Principal Investigator Margreth Grotle
PhD Students Rikke Munk Killingmo, Ørjan Nesse Vigdal, Lise Kretz
Collaborators Kjersti Storheim (Oslo University Hospital), Milada Cvancarova Småstuen (Oslo Metropolitan University), Silje Stensrud (Oslo Metropolitan University), Chris Maher (University of Sydney, Australia), Bart W Koes (Erasmus University Rotterdam, the Netherlands), Manuela Ferreira (University of Sydney, Australia), Liv Inger Strand (University of Bergen), Iben Axen (Karolinska Institute, Sweden), Thor Einar Holmgard (Norwegian Back Association)

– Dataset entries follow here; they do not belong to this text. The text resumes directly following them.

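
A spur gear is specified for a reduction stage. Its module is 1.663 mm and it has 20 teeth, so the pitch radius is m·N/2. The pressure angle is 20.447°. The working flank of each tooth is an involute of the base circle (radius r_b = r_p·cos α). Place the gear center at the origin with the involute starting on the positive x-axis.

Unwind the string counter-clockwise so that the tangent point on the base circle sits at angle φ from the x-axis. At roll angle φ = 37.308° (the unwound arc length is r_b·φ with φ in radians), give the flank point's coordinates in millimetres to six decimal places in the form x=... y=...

pitch radius r_p = m·N/2 = 1.663·20/2 = 16.630000
base radius r_b = r_p·cos α = 16.630000·cos 20.447° = 15.582239
roll angle φ = 37.308° = 0.65114744 rad
x = r_b·(cos φ + φ·sin φ) = 15.582239·(0.79538886 + 0.65114744·0.60609946) = 18.543628
y = r_b·(sin φ − φ·cos φ) = 15.582239·(0.60609946 − 0.65114744·0.79538886) = 1.374105

x=18.543628 y=1.374105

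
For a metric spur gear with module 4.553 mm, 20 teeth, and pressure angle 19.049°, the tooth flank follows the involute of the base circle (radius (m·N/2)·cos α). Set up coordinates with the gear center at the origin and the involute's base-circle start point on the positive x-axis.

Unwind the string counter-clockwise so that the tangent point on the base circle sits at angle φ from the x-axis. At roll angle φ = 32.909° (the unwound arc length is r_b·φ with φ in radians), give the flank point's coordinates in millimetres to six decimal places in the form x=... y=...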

External Funding Norwegian PhysioFund & A life in movement – the Norwegian chiropractors’ research foundation
The Back Complaints in the Elderly – Norway (BACE-N) project is part of an international consortium (The Back Complaints in the Elders: BACE), which was established in 2008 in order to create standardised methodology for large cohort studies and share data on the burden of back pain in older people. BACE cohort studies have been established in several countries with the primary objective to establish the clinical course and burden of back pain in elderly, to identify prognostic factors for chronic back pain and disability, and to explore usual care provided in primary care. The primary objective of the BACE-N is to establish the clinical course and burden of back pain and back-related disability in older people, to identify prognostic factors for persistent back pain and back-related disability, and to explore usual care provided in primary care.

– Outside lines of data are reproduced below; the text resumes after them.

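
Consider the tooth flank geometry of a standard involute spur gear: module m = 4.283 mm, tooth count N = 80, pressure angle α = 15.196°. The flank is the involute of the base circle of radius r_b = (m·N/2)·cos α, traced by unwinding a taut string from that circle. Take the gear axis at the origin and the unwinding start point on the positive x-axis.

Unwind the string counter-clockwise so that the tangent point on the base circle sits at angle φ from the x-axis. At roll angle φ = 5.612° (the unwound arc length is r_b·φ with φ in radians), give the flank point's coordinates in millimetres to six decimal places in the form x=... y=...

pitch radius r_p = m·N/2 = 4.283·80/2 = 171.320000
base radius r_b = r_p·cos α = 171.320000·cos 15.196° = 165.329761
roll angle φ = 5.612° = 0.09794788 rad
x = r_b·(cos φ + φ·sin φ) = 165.329761·(0.99520694 + 0.09794788·0.09779134) = 166.120929
y = r_b·(sin φ − φ·cos φ) = 165.329761·(0.09779134 − 0.09794788·0.99520694) = 0.051737

x=166.120929 y=0.051737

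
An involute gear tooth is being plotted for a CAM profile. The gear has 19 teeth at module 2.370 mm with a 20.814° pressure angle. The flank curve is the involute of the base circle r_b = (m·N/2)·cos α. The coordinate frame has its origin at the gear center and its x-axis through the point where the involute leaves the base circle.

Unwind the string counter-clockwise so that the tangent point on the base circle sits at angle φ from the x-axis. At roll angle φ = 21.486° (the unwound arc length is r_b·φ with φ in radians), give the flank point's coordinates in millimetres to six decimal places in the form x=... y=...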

The BACE-N project will provide new knowledge on prognosis of back-related disability and pain in elderly people who seek help in the primary healthcare, the clinical course of back pain over two follow-up years, including a thorough description of healthcare utilization and their costs, and prognostic factors that influence good or poor prognosis for these people.

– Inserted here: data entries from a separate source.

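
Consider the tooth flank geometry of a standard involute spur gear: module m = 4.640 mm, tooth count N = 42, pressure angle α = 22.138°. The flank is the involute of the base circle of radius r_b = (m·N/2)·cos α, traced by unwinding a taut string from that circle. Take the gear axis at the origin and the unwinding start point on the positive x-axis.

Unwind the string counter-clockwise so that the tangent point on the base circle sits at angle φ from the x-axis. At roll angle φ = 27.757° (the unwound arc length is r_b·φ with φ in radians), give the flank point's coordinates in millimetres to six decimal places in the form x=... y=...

pitch radius r_p = m·N/2 = 4.640·42/2 = 97.440000
base radius r_b = r_p·cos α = 97.440000·cos 22.138° = 90.256617
roll angle φ = 27.757° = 0.48445104 rad
x = r_b·(cos φ + φ·sin φ) = 90.256617·(0.88493075 + 0.48445104·0.46572264) = 100.234536
y = r_b·(sin φ − φ·cos φ) = 90.256617·(0.46572264 − 0.48445104·0.88493075) = 3.341031

x=100.234536 y=3.341031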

In this observational cohort study, we include people over 55 years of age who visit a primary care practitioner with a new episode of back pain. Soon after their first visit, we perform a standardized examination and a comprehensive questionnaire, mapping many aspects of the person’s life and back-related issues. We follow the study participants at 3, 6, 12 and 24 months after inclusion, to track their back pain, disability, work-related issues, and treatment both in- and outside the health care system. Several test stations in primary care clinics in Southern Norway contribute with data collection.